Research

My main research concerns how datascience and machine learning techniques can be applied to the study of protein evolution.

  • How new proteins arise?
  • Where do old proteins come from ?
  • How they evolved ?
are some general questions that I try to answer to.

Most of my research involves the development of new software and new methodologies linked to protein evolution.

I worked with Alessandra Carbone at the Laboratory for Computational and Quantitative Biology to develop new methods to predict the outcome of protein mutational landscapes. Specifically, I was interested in the dynamical properties of the proteins constraining protein evolution. I studied the case of the CTX-M beta-lactamases for which combinations of mutations have been characterized to increase the activity of the enzyme family against ceftazidime antibiotics. Most of these mutations are not close to the active site, but contribute to small protein structure conformation changes adapting the active site to the new ligand. During my stay at Alessandra's lab, I also developed new skills and personnal ideas to apply deep learning methods to study protein family molecular landscape.

Previously, I developed tools in Isabelle Callebaut's group based on the analysis of the hydrophobic pattern of protein sequences. In these projects, we analyzed the physico-chemical properties of protein sequences in the context of protein domain emergence. We want to understand if recent protein domains display some molecular signatures and if these signatures are linked to particular genomic mechanisms of emergence. I also worked with various Biologists to help them annotate protein sequences without annotation data. I developed dedicated tools to detect and analyze orphan protein domains on these sequences.

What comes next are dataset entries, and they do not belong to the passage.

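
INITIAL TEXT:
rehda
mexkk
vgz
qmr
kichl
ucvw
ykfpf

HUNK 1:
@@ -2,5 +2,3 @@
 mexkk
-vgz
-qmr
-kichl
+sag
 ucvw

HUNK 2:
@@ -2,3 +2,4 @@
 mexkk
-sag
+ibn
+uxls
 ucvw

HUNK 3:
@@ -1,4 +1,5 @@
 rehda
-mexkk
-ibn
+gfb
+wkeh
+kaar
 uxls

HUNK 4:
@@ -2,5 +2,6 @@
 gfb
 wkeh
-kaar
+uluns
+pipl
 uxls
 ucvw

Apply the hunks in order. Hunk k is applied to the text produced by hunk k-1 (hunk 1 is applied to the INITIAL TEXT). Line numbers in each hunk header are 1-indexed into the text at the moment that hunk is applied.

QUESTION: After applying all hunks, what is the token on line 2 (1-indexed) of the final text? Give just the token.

Hunk 1: at line 2 remove [vgz,qmr,kichl] add [sag] -> 5 lines: rehda mexkk sag ucvw ykfpf
Hunk 2: at line 2 remove [sag] add [ibn,uxls] -> 6 lines: rehda mexkk ibn uxls ucvw ykfpf
Hunk 3: at line 1 remove [mexkk,ibn] add [gfb,wkeh,kaar] -> 7 lines: rehda gfb wkeh kaar uxls ucvw ykfpf
Hunk 4: at line 2 remove [kaar] add [uluns,pipl] -> 8 lines: rehda gfb wkeh uluns pipl uxls ucvw ykfpf
Final line 2: gfb

Answer: gfb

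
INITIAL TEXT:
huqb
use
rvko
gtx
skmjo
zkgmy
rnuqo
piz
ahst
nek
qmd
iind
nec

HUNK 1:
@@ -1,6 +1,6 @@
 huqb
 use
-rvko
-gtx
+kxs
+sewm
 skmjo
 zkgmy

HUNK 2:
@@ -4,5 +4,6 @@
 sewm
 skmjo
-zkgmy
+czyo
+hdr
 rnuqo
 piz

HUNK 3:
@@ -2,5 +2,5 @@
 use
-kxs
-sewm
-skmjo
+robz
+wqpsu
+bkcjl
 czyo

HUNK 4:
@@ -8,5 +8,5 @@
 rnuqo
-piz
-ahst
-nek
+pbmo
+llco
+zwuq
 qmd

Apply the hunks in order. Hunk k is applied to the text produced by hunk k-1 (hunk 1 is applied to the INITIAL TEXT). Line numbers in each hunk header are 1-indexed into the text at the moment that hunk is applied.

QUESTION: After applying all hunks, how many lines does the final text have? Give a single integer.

Answer: 14

Derivation:
Hunk 1: at line 1 remove [rvko,gtx] add [kxs,sewm] -> 13 lines: huqb use kxs sewm skmjo zkgmy rnuqo piz ahst nek qmd iind nec
Hunk 2: at line 4 remove [zkgmy] add [czyo,hdr] -> 14 lines: huqb use kxs sewm skmjo czyo hdr rnuqo piz ahst nek qmd iind nec
Hunk 3: at line 2 remove [kxs,sewm,skmjo] add [robz,wqpsu,bkcjl] -> 14 lines: huqb use robz wqpsu bkcjl czyo hdr rnuqo piz ahst nek qmd iind nec
Hunk 4: at line 8 remove [piz,ahst,nek] add [pbmo,llco,zwuq] -> 14 lines: huqb use robz wqpsu bkcjl czyo hdr rnuqo pbmo llco zwuq qmd iind nec
Final line count: 14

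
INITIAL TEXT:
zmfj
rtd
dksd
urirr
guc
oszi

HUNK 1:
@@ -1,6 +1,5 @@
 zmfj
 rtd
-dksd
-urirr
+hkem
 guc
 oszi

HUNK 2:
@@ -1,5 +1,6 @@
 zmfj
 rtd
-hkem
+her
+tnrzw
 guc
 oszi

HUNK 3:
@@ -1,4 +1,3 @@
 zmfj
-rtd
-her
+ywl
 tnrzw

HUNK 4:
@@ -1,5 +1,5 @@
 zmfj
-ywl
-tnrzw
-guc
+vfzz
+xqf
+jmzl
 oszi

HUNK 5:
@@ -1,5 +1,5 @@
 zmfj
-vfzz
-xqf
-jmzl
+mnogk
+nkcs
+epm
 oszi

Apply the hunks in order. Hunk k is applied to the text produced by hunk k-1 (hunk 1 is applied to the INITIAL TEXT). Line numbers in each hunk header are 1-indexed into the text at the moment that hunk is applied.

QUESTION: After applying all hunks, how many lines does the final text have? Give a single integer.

Hunk 1: at line 1 remove [dksd,urirr] add [hkem] -> 5 lines: zmfj rtd hkem guc oszi
Hunk 2: at line 1 remove [hkem] add [her,tnrzw] -> 6 lines: zmfj rtd her tnrzw guc oszi
Hunk 3: at line 1 remove [rtd,her] add [ywl] -> 5 lines: zmfj ywl tnrzw guc oszi
Hunk 4: at line 1 remove [ywl,tnrzw,guc] add [vfzz,xqf,jmzl] -> 5 lines: zmfj vfzz xqf jmzl oszi
Hunk 5: at line 1 remove [vfzz,xqf,jmzl] add [mnogk,nkcs,epm] -> 5 lines: zmfj mnogk nkcs epm oszi
Final line count: 5

Answer: 5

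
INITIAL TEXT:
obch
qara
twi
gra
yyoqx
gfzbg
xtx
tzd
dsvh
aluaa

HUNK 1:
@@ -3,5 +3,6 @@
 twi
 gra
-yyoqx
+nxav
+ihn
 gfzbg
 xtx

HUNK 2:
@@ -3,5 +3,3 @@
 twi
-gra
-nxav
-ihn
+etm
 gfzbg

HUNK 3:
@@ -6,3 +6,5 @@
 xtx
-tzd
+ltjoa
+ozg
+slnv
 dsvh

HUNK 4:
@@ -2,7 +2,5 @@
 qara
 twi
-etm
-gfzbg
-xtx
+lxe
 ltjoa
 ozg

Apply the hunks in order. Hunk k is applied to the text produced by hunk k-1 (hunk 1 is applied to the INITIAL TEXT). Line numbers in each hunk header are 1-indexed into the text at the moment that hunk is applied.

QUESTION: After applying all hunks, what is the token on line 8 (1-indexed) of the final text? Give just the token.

Hunk 1: at line 3 remove [yyoqx] add [nxav,ihn] -> 11 lines: obch qara twi gra nxav ihn gfzbg xtx tzd dsvh aluaa
Hunk 2: at line 3 remove [gra,nxav,ihn] add [etm] -> 9 lines: obch qara twi etm gfzbg xtx tzd dsvh aluaa
Hunk 3: at line 6 remove [tzd] add [ltjoa,ozg,slnv] -> 11 lines: obch qara twi etm gfzbg xtx ltjoa ozg slnv dsvh aluaa
Hunk 4: at line 2 remove [etm,gfzbg,xtx] add [lxe] -> 9 lines: obch qara twi lxe ltjoa ozg slnv dsvh aluaa
Final line 8: dsvh

Answer: dsvh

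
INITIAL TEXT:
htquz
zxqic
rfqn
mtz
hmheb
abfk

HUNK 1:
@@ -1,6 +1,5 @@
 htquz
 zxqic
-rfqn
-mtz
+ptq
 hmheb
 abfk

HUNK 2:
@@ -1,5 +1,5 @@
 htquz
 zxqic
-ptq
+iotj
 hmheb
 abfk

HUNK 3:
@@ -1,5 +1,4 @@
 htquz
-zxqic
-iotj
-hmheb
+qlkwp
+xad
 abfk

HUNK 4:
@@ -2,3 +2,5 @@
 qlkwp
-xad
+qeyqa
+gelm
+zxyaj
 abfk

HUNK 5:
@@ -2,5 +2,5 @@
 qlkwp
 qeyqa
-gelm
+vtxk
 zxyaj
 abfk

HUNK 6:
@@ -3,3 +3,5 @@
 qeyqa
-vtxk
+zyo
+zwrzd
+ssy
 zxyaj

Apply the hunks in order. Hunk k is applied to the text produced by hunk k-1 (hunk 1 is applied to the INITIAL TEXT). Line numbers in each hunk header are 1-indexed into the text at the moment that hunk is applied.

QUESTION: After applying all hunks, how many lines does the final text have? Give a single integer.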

During my stay in Pr. Erich Bornberg-Bauer's group, I developed methods to study the evolution of proteins and protein domains in Arthropoda/Insecta species. I performed datascience analyses to compare protein domain and protein domain arrangement taking into account the phylogenetic tree of the species annotated and the functional annotations of the proteins. I developed a clustering method to group orthologous protein based on protein domain similarity which was further extended for multiple sequences alignment. Using these methodologies and combining them with phylogenetic analyses, one can reconstruct and infer protein domain emergence, thus giving us information on recent molecular innovation (novel domain, novel domain arrangement).